Après avoir montré ma mère et mon père et avoir terminé par mon frère et mes sœurs et bien sûr moi-même.
En ayant fait un arrêt sur mon seul et véritable oncle direct qui a tenu "arlequin" .
Il me fallait encore parler des oncles et tantes, mais qui sont en réalité les oncles et tantes de mon père.
Vous comprendrez mieux la raison pour laquelle je n'étais entouré que de vieux.
Vieux ils l'étaient, mais quelle chaleur humaine. Je les adorais comme mes propre oncles et tantes.
Mes parents étaient tous deux orphelins durant la guerre de 14-18. Enfin pas à tout fait puisque le père de ma mère l'a confié à sa boma et mon père de son côté a été élevé ainsi que son frère par la famille TORCQ.
Comprends-tu gilbert pourquoi un jour je t'ai dis que j'avais eu une jeunesse heureuse et insouciante. Materné par une mère et surveillé du coin de l'œil par le père.
Il n'avait qu'à lever les yeux de son journal et j'avais tout compris.
Enfin trêve de commentaires voici les photos.

Photo 1
Nous étions tous réunis pour les noces d'or de tante FINE et oncle BRUNO et de tante JEANNE, oncle CHARLES est mort quelques mois avant la cérémonie.
La photo est prise devant l'hôtel de ville de Bruxelles.
Au premier rang à gauche les commerçants et je pense leur fils juste au dessus d'eux du coin de la rue du Miroir et des visitandines
Le petit bout c'est moi à 6 ans.
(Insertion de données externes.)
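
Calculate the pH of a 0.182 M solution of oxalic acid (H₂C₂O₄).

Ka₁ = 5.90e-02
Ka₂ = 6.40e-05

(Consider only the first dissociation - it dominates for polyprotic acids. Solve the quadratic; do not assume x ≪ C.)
pH = 1.11

x² + Ka₁·x − Ka₁·C = 0 with Ka₁ = 5.90e-02, C = 0.182.
x = (−Ka₁ + √(Ka₁² + 4·Ka₁·C))/2 = 7.8242e-02 M, so pH = 1.11.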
Devant tante FINE et oncle BRUNO avec son certificat, à côté l'échevine de la population.
A l'extrême droite la famille royale (enfin c'était le nom qu'on leur donnait) Elle était pincée et son fils un peu simplet (beaucoup même).
Derrière eux mon père et la petite dame entre l'échevine et le pei aux lunettes, ma mère.
Tante JEANNE se trouve juste derrière sa sœur FINE . C'étaient deux sœurs et leurs maris deux frères ,ils se sont mariés le même jour.
Tout en haut à gauche avec le chapeau oncle JEROME qui tenu l'"arlequin" à côté sa femme tante IRENE.
Sous tante IRENE ma sœur MARIE-JEANNE, à côté toute bouclée ma sœur IRENE et derrière mon frère JEROME.
Certains aurons compris que les parrains et la marraine sont et bla bla bla .
Entre les personnes citées de la famille, mais je ne reconnais personne.

Photo 2

Photo 3
L'autre série de photos montre les oncles et tantes concernés . Ils habitaient rue des chaissiers et tous les jeudis et cela jusqu'à leur mort j'allais leur apporter du poisson depuis la rue van artevelde avant de rejoindre l'école charles buls.